Most development loans are up to 80% of the final cost of the project. The remaining is funded by your and/or your equity partner/s as a deposit. If you need to borrow more than 80%, you will need to pay for Lenders Mortgage Insurance (LMI), and the approval process will usually be more difficult. The amount you borrow is called the Loan to Value ratio, or LVR. 

It’s important to know in the planning process that how many units you want to build will affect your loan. This is because the classification of your project changes the allowable LVR. ‘Commercial’ projects LVR is often only 60-70%, whereas it can be 80% for ‘residential’. However, just because a project is called ‘commercial’ doesn’t mean it’s a commercial property. A development project is classified as ‘residential’ where there are 2 or 3 units on a lot. Whereas over 3 units may be deemed a ‘commercial’ real estate development. 

Development loan finance packages

Where a property development finance package can differ from a simple investment is in regards to the interest payments. You may be able to borrow the interest payments within the loan. In practical terms this means that instead of paying the interest in month 1, this gets added to the total amount for month 2, and so it goes. That is, as long as costs remain within your maximum LVR. This may continue for the entire construction period, and would usually end upon completion.

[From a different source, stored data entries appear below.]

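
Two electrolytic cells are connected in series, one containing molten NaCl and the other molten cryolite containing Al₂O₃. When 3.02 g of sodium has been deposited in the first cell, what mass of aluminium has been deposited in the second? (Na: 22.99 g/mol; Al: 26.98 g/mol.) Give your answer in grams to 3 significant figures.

n(Na) = 3.02 / 22.99 = 0.1314 mol
Na⁺ + e⁻ → Na, so n(e⁻) = 0.1314 mol
In series, the same 0.1314 mol of electrons flows through the second cell.
Al³⁺ + 3e⁻ → Al, so n(Al) = 0.1314 / 3 = 0.04380 mol
m(Al) = 0.04380 × 26.98 = 1.18 g

1.18 g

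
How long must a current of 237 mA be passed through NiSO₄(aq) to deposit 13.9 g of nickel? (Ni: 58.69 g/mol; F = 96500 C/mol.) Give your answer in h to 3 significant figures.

n(Ni) = 13.9 / 58.69 = 0.2368 mol
Ni²⁺ + 2e⁻ → Ni, so n(e⁻) = 2 × 0.2368 = 0.4736 mol
Q = 0.4736 × 96500 = 45700 C
t = Q / I = 45700 / 0.237 = 1.928×10^5 s = 53.6 h

53.6 h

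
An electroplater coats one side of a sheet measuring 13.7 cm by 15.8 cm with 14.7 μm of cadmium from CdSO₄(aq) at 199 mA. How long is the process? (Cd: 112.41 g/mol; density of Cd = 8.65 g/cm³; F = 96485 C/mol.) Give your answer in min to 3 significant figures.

Plated area = 13.7 × 15.8 = 216.5 cm²
Volume = 216.5 × 14.7×10⁻⁴ cm = 0.3183 cm³
m(Cd) = 0.3183 × 8.65 = 2.753 g
n(Cd) = 2.753 / 112.41 = 0.02449 mol; n(e⁻) = 2 × 0.02449 = 0.04898 mol
Q = 0.04898 × 96485 = 4726 C
t = 4726 / 0.199 = 23750 s = 396 min

396 min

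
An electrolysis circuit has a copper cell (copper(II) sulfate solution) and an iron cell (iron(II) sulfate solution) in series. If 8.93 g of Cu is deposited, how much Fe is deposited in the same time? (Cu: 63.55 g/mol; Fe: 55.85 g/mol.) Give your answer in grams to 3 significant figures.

n(Cu) = 8.93 / 63.55 = 0.1405 mol
Cu²⁺ + 2e⁻ → Cu, so n(e⁻) = 2 × 0.1405 = 0.2810 mol
In series, the same 0.2810 mol of electrons flows through the second cell.
Fe²⁺ + 2e⁻ → Fe, so n(Fe) = 0.2810 / 2 = 0.1405 mol
m(Fe) = 0.1405 × 55.85 = 7.85 g

7.85 g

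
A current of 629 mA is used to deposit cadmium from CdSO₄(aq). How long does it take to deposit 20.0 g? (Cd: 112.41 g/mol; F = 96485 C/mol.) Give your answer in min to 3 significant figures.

910 min

n(Cd) = 20.0 / 112.41 = 0.1779 mol
Cd²⁺ + 2e⁻ → Cd, so n(e⁻) = 2 × 0.1779 = 0.3558 mol
Q = 0.3558 × 96485 = 34330 C
t = Q / I = 34330 / 0.629 = 54580 s = 910 min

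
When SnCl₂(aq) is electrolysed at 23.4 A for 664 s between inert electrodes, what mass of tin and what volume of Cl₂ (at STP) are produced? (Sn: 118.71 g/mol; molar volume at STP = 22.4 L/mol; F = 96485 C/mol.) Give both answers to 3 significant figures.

9.56 g Sn; 1.80 L Cl₂

Q = 23.4 × 664 = 15540 C; n(e⁻) = 15540 / 96485 = 0.1611 mol
Cathode: Sn²⁺ + 2e⁻ → Sn → n(Sn) = 0.1611/2 = 0.08055 mol → 9.56 g
Anode: 2Cl⁻ → Cl₂ + 2e⁻ → n(Cl₂) = 0.1611/2 = 0.08055 mol → 1.80 L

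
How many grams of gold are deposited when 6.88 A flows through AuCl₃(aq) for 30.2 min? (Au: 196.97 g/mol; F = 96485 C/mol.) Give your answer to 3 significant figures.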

Property development loans are usually staged payments. These are payable by the bank to your builder at the completion of each stage, and include:

  • the deposit
  • base stage
  • frame stage
  • lock up stage
  • fixing stage
  • balance upon completion

As the process of gaining development finance can be complicated, it’s advisable to get assistance from a specialist team early on. An experienced multi-unit design and construct team should be able to assist you with the information you need for your application. They may also be able to link you with other specialist services such as mortgage brokers experienced with development loans.